It was the pause. The ball had passed; it was already behind his head. He still waited. Eventually he just dabbed, deflecting its flight path well over Matthew Wade and away to the boundary. He was Cheteshwar Pujara orchestrating India's final run-chase of a triumphant series.
He must have played many more significant and less eye-catching strokes through the series but that upper-glance off Mitchell Johnson betrayed a batsman in complete, devastating control.
Pujara is emerging out of the haze surrounding Sachin Tendulkar's future as one of names that will loom over the next decade. Growing up through the 1990s, Lara, Tendulkar and Steve Waugh were the triumvirate that towered over the cricketing landscape. A benchmark that others (Dravid, Kallis, Ponting later) were checked off against. The batsmen whose dismissal opposition fans would celebrate desperately, but whose runs they would later cherish the most.
Over the next 10 years Pujara looks likely to join that rank. Already his numbers are frightening. After 13 Tests, Tendulkar had 666 runs and Lara 1108. Pujara has 1180. But it is the things the statistics don't reveal that is so magnetic.
The elevated calm, classical execution and understated charisma. The fact that ever since his debut, when his 89-ball 72 top-scored in a successful runchase against Ricky Ponting's Australia, he has flourished under Test-match pressure.

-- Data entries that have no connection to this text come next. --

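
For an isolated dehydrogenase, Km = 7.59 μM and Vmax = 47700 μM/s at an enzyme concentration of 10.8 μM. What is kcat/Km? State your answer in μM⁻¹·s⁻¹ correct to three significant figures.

582 μM⁻¹·s⁻¹

kcat = Vmax/[E]total = 47700/10.8 = 4420 s⁻¹.
kcat/Km = 4420/7.59 = 582 μM⁻¹·s⁻¹.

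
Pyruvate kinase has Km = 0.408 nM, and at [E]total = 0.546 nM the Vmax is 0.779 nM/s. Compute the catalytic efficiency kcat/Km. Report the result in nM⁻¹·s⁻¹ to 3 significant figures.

kcat = Vmax/[E]total = 0.779/0.546 = 1.43 s⁻¹.
kcat/Km = 1.43/0.408 = 3.50 nM⁻¹·s⁻¹.

3.50 nM⁻¹·s⁻¹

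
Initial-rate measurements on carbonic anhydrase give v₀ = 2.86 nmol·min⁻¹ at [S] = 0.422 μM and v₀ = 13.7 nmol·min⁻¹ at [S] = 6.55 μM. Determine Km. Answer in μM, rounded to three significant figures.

2.31 μM

From v = Vmax[S]/(Km+[S]), each point gives Vmax = v(Km+[S])/[S].
Equating: 2.86(Km+0.422)/0.422 = 13.7(Km+6.55)/6.55.
6.777·Km + 2.86 = 2.092·Km + 13.7, so (6.777 − 2.092)·Km = 13.7 − 2.86.
Km = 10.84/4.686 = 2.31 μM; then Vmax = 2.86(2.31+0.422)/0.422 = 18.5 nmol·min⁻¹.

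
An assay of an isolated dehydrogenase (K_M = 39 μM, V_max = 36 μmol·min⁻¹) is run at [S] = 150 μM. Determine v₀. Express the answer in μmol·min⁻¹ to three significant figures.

28.6 μmol·min⁻¹

v = Vmax·[S]/(Km + [S]) = 36 × 150 / (39 + 150)
  = 5400 / 189.0 = 28.6 μmol·min⁻¹.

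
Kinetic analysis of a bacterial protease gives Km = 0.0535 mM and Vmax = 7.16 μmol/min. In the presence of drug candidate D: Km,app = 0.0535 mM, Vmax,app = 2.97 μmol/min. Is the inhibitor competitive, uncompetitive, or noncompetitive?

noncompetitive

Vmax decreases (7.16 → 2.97 μmol/min) while Km is unchanged — pure noncompetitive inhibition.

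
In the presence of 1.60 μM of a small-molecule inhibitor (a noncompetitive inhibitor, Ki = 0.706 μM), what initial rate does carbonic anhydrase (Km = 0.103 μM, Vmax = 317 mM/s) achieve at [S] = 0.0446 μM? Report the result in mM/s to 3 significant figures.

29.3 mM/s

α = 1 + [I]/Ki = 1 + 1.60/0.706 = 3.266.
For a noncompetitive inhibitor, Vmax is reduced to Vmax/α while Km is unchanged: Km,app = 0.103 μM, Vmax,app = 97.1 mM/s.
v = Vmax,app·[S]/(Km,app + [S]) = 97.1 × 0.0446/(0.103 + 0.0446) = 29.3 mM/s.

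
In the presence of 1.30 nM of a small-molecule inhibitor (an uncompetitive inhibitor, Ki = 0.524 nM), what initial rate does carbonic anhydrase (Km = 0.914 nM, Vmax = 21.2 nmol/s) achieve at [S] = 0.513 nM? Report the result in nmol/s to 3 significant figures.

α = 1 + [I]/Ki = 1 + 1.30/0.524 = 3.481.
For an uncompetitive inhibitor, both parameters are divided by α, giving Vmax/α and Km/α: Km,app = 0.263 nM, Vmax,app = 6.09 nmol/s.
v = Vmax,app·[S]/(Km,app + [S]) = 6.09 × 0.513/(0.263 + 0.513) = 4.03 nmol/s.

4.03 nmol/s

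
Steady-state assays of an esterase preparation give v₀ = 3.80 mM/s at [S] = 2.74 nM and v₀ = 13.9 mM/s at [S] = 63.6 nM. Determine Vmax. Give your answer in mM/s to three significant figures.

15.8 mM/s

In reciprocal form, 1/v = (Km/Vmax)·(1/[S]) + 1/Vmax. The two points give (1/[S], 1/v) = (0.3650, 0.2632) and (0.01572, 0.07194).
Slope = (0.2632 − 0.07194)/(0.3650 − 0.01572) = 0.5475; intercept = 0.2632 − 0.5475×0.3650 = 0.06333.
Vmax = 1/intercept = 15.8 mM/s; Km = slope × Vmax = 0.5475 × 15.8 = 8.64 nM.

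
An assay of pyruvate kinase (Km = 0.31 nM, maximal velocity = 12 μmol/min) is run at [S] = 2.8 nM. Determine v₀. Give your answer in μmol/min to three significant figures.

v = Vmax·[S]/(Km + [S]) = 12 × 2.8 / (0.31 + 2.8)
  = 33.60 / 3.110 = 10.8 μmol/min.

10.8 μmol/min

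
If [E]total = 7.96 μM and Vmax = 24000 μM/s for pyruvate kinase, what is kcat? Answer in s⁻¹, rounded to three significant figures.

kcat = Vmax/[E]total = 24000 μM/s / 7.96 μM = 3020 s⁻¹.

3020 s⁻¹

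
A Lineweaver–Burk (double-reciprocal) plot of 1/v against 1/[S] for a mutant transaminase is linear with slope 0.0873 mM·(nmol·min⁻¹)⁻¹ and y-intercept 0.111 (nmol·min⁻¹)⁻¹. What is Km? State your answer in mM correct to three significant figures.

0.786 mM

y-intercept = 1/Vmax ⇒ Vmax = 9.01 nmol·min⁻¹; slope = Km/Vmax ⇒ Km = slope × Vmax.
Km = 0.0873 × 9.01 = 0.786 mM.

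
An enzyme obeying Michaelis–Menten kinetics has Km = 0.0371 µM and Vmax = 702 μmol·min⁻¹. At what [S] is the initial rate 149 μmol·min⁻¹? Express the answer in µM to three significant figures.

0.0100 µM

The required fractional saturation is v/Vmax = 149/702 = 0.2123.
Then [S]/(Km+[S]) = 0.2123 ⇒ [S] = 0.0371 × 0.2123/(1 − 0.2123) = 0.0100 µM.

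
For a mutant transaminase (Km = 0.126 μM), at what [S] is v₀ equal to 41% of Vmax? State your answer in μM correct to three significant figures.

v/Vmax = [S]/(Km+[S]) = 0.41, so [S] = Km·0.41/(1 − 0.41) = 0.126 × 0.6949.
[S] = 0.0876 μM.

0.0876 μM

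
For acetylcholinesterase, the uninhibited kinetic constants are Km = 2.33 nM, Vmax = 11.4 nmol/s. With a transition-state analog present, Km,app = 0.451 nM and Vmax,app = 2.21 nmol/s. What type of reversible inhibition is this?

Both Km and Vmax decrease by the same factor (~5.17-fold) — characteristic of uncompetitive inhibition.

uncompetitive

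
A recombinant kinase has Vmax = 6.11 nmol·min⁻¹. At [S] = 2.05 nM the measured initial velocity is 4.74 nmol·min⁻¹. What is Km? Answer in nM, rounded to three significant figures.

0.593 nM

v/Vmax = 4.74/6.11 = 0.7758 = [S]/(Km+[S]).
So Km + [S] = [S]/0.7758 = 2.643 nM, giving Km = 2.643 − 2.05 = 0.593 nM.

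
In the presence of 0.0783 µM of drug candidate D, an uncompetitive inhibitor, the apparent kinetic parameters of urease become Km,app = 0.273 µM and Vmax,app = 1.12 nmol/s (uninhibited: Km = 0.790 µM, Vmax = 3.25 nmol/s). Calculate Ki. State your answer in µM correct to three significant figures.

Uncompetitive: Vmax,app = Vmax/α (and Km,app = Km/α) with α = 1 + [I]/Ki.
α = Vmax/Vmax,app = 3.25/1.12 = 2.902.
Since α = 1 + [I]/Ki, [I]/Ki = 2.902 − 1 = 1.902 and Ki = 0.0783/1.902 = 0.0412 µM.

0.0412 µM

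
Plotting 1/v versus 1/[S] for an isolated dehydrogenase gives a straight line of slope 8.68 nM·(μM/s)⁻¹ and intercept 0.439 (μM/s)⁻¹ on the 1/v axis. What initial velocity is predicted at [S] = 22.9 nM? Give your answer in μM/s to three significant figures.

The y-intercept is 1/Vmax, so Vmax = 1/0.439 = 2.28 μM/s.
The slope is Km/Vmax, so Km = 8.68 × 2.28 = 19.8 nM.
Then v = 2.28 × 22.9/(19.8 + 22.9) = 1.22 μM/s.

1.22 μM/s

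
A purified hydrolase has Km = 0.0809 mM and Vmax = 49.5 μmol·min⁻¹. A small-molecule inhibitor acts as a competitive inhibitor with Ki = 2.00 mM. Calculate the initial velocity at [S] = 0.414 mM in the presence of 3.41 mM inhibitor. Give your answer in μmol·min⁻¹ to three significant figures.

With α = 1 + [I]/Ki = 1 + 3.41/2.00 = 2.705, the competitive rate law is v = Vmax[S] / (αKm + [S]).
v = 49.5×0.414 / (2.705×0.0809 + 0.414) = 20.49/0.6328 = 32.4 μmol·min⁻¹.

32.4 μmol·min⁻¹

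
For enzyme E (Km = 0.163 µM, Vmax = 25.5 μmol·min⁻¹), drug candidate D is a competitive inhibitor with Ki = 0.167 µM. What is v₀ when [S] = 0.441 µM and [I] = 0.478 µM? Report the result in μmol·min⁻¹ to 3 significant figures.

10.5 μmol·min⁻¹

α = 1 + [I]/Ki = 1 + 0.478/0.167 = 3.862.
For a competitive inhibitor, Vmax is unchanged and the apparent Km becomes α·Km: Km,app = 0.630 µM, Vmax,app = 25.5 μmol·min⁻¹.
v = Vmax,app·[S]/(Km,app + [S]) = 25.5 × 0.441/(0.630 + 0.441) = 10.5 μmol·min⁻¹.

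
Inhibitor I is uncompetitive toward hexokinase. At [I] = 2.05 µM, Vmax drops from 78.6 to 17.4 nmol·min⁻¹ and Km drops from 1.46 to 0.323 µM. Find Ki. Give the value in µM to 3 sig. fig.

Uncompetitive: Vmax,app = Vmax/α (and Km,app = Km/α) with α = 1 + [I]/Ki.
α = Vmax/Vmax,app = 78.6/17.4 = 4.517.
Ki = [I]/(α − 1) = 2.05/3.517 = 0.583 µM.

0.583 µM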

Set alongside his nationality and batting position, the Dravid comparison is obvious. But Pujara is very much a man of his time. His mentality and technique forming in an era where Twenty20 dominates means he has greater resources than Dravid to draw from.
Pujara's two (already!?) Test double-hundreds both began cautiously before shifting stealthily through the gears as opposition bowlers fatigued. When he feels the moment appropriate, he has all the shots of a short-form specialist. In fourth innings chases, with matches to be seized, he averages 93.00.
As a product of post-Ganguly India there is no trace of deference in the way Pujara carries himself. After his methodical dismembering of England in Ahmedabad he crowed: “The way they were batting it looked like they were a fragile batting line-up for sure. It's going to be a challenging task for them”. He has Kohli's aggression with (almost) Sangakkara's elan.
An enormous tasks awaits him in South Africa. They possess the world's most incisive pace attack and have the pitches to match. In three innings there – his only Tests outside of India - he did not pass 19. But there is nothing in Pujara's makeup to suggest he'll struggle.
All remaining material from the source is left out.